There is no point in trying to tackle this as a piecemeal add-on to various different policies in different departments. I wish that the Government would consider having a dedicated team working across departments, going through obstacle by obstacle with the single mandate of releasing growth in our SME sector. Frankly, the big guys can take over themselves; this is where we can make change and with small companies, small changes make an immediate impact. We all know what the impact on jobs would be if SMEs which were planning to expand, perhaps to hire just one more person, did it six months earlier than they had originally planned. The gain that we can get, with its impact on growth, could be tremendous if we agree to focus.

I move into the area of the noble Lord, Lord Deighton, by referring to small infrastructure. I am very supportive of the big infrastructure projects such as HS2. There is a whole range of them.

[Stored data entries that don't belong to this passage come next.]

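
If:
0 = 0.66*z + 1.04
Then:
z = -1.58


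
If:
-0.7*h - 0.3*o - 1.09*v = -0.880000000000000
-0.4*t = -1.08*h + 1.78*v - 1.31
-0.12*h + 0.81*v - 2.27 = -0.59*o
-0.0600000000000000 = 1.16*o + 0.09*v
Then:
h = -2.67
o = -0.25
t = -15.46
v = 2.59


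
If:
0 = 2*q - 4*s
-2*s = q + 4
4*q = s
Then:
No Solution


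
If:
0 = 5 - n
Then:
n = 5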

We have neglected infrastructure in this country; I would not argue with that. However, as many people have said, large infrastructure has a long lead time and I want to make a plea for small infrastructure projects. In the Local Government Finance Act 2012, the Government put in place the legal framework for tax increment financing though a structure known as TIF1. This would allow local authorities to receive part of the uplift in business rates resulting from new infrastructure and, on that promise, to obtain the financing to enable those projects to go ahead in the first place. A perfect arrangement, your Lordships might think, for transport links to enable a new industrial park or for an opportunity to finance key housing.

This is not the time to go through the details of the legislation but, in effect, what the Government did was to give with the one hand, by creating the framework for TIF1. They then took away all the potential by severely limiting the period during which local authorities could capture those business rate increases. The argument is about general accounting and the relationship with the Treasury, and whatever else, but given that we need growth this is absolute madness. Just about every local authority in the country will have a few good, but small, infrastructure projects that would stimulate economic development locally. We need those to be breaking ground and I urge the Government to go back and capture that low-hanging fruit of small, local infrastructure projects which could feed quickly into growth.

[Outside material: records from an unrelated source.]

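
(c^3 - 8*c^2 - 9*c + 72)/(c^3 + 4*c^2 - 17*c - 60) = (c^2 - 11*c + 24)/(c^2 + c - 20)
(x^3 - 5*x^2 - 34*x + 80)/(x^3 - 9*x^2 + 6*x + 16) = (x + 5)/(x + 1)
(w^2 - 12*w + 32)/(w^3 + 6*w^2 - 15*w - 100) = (w - 8)/(w^2 + 10*w + 25)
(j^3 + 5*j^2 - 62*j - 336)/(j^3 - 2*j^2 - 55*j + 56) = (j + 6)/(j - 1)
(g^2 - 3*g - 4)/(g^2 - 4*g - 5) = (g - 4)/(g - 5)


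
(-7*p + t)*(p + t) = -7*p^2 - 6*p*t + t^2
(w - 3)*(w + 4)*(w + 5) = w^3 + 6*w^2 - 7*w - 60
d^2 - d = d*(d - 1)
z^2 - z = z*(z - 1)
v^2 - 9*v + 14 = (v - 7)*(v - 2)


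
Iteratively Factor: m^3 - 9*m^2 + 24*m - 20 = (m - 2)*(m^2 - 7*m + 10) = (m - 2)^2*(m - 5)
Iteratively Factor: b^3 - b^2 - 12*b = (b + 3)*(b^2 - 4*b) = b*(b + 3)*(b - 4)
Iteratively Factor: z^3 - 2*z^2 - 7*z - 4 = (z + 1)*(z^2 - 3*z - 4) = (z + 1)^2*(z - 4)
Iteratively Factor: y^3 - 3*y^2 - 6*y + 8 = (y + 2)*(y^2 - 5*y + 4) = (y - 1)*(y + 2)*(y - 4)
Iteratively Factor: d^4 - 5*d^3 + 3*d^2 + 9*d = (d + 1)*(d^3 - 6*d^2 + 9*d) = d*(d + 1)*(d^2 - 6*d + 9) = d*(d - 3)*(d + 1)*(d - 3)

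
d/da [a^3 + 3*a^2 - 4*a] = 3*a^2 + 6*a - 4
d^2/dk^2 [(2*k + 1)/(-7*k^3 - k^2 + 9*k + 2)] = 2*(-(2*k + 1)*(21*k^2 + 2*k - 9)^2 + (42*k^2 + 4*k + (2*k + 1)*(21*k + 1) - 18)*(7*k^3 + k^2 - 9*k - 2))/(7*k^3 + k^2 - 9*k - 2)^3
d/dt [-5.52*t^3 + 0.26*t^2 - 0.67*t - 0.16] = -16.56*t^2 + 0.52*t - 0.67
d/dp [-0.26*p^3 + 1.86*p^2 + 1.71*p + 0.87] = -0.78*p^2 + 3.72*p + 1.71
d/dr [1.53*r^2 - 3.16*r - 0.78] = 3.06*r - 3.16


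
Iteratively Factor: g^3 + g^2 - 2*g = (g)*(g^2 + g - 2) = g*(g + 2)*(g - 1)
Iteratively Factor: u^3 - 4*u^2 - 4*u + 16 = (u - 2)*(u^2 - 2*u - 8) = (u - 2)*(u + 2)*(u - 4)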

Lastly, on small lending, this House is well aware that we are quite unique in the developed world in having so much of our banking service dominated by five huge players, all of them so like each other that few individuals or businesses ever bother to move their accounts, despite high levels of dissatisfaction. Everyone recognises that competition for these banks is one of the best ways to challenge what became a tainted culture and a lack of focus on the customer. But while new, big players may have a role, I want to argue for change to include a network of small players. This means community banks, specialist small business banks, crowd funders, peer-to-peer lenders and credit unions—in other words, to have real variety and choice capable of meeting much wider needs than our banks currently meet.

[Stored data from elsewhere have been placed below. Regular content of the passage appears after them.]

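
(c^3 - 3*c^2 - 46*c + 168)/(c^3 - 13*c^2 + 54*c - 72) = (c + 7)/(c - 3)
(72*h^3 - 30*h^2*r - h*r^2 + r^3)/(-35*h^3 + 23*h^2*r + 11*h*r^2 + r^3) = (72*h^3 - 30*h^2*r - h*r^2 + r^3)/(-35*h^3 + 23*h^2*r + 11*h*r^2 + r^3)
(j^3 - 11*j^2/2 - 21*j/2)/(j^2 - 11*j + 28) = j*(2*j + 3)/(2*(j - 4))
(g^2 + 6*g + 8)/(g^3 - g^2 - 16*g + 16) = (g + 2)/(g^2 - 5*g + 4)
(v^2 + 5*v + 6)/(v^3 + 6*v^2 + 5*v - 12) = (v + 2)/(v^2 + 3*v - 4)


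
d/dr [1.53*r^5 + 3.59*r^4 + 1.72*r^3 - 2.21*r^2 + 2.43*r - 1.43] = 7.65*r^4 + 14.36*r^3 + 5.16*r^2 - 4.42*r + 2.43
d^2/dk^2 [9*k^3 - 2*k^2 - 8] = 54*k - 4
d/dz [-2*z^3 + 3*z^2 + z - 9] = -6*z^2 + 6*z + 1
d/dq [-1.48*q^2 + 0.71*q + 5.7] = 0.71 - 2.96*q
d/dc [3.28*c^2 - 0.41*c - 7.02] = 6.56*c - 0.41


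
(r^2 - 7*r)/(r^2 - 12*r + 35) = r/(r - 5)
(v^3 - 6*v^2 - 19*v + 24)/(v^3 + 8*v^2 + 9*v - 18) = (v - 8)/(v + 6)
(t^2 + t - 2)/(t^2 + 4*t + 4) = (t - 1)/(t + 2)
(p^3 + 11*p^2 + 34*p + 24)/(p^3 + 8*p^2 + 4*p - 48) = (p + 1)/(p - 2)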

A lot of the enabling legislation is now in place, but to take it from a possibility and a theory to reality, recognition, action and support from our Government and our regulators are needed. It makes for a messier world but, I would argue, a more stable, capable and honest one. That is the argument that I would like to put to the Minister. Of course he must act on large projects and, with infrastructure, they would be a large part of his plate. Will he look at the small and the quick? We need economic growth now, not in 10 or 15 years’ time. It seems to me that we have many quick wins of which we are not taking advantage.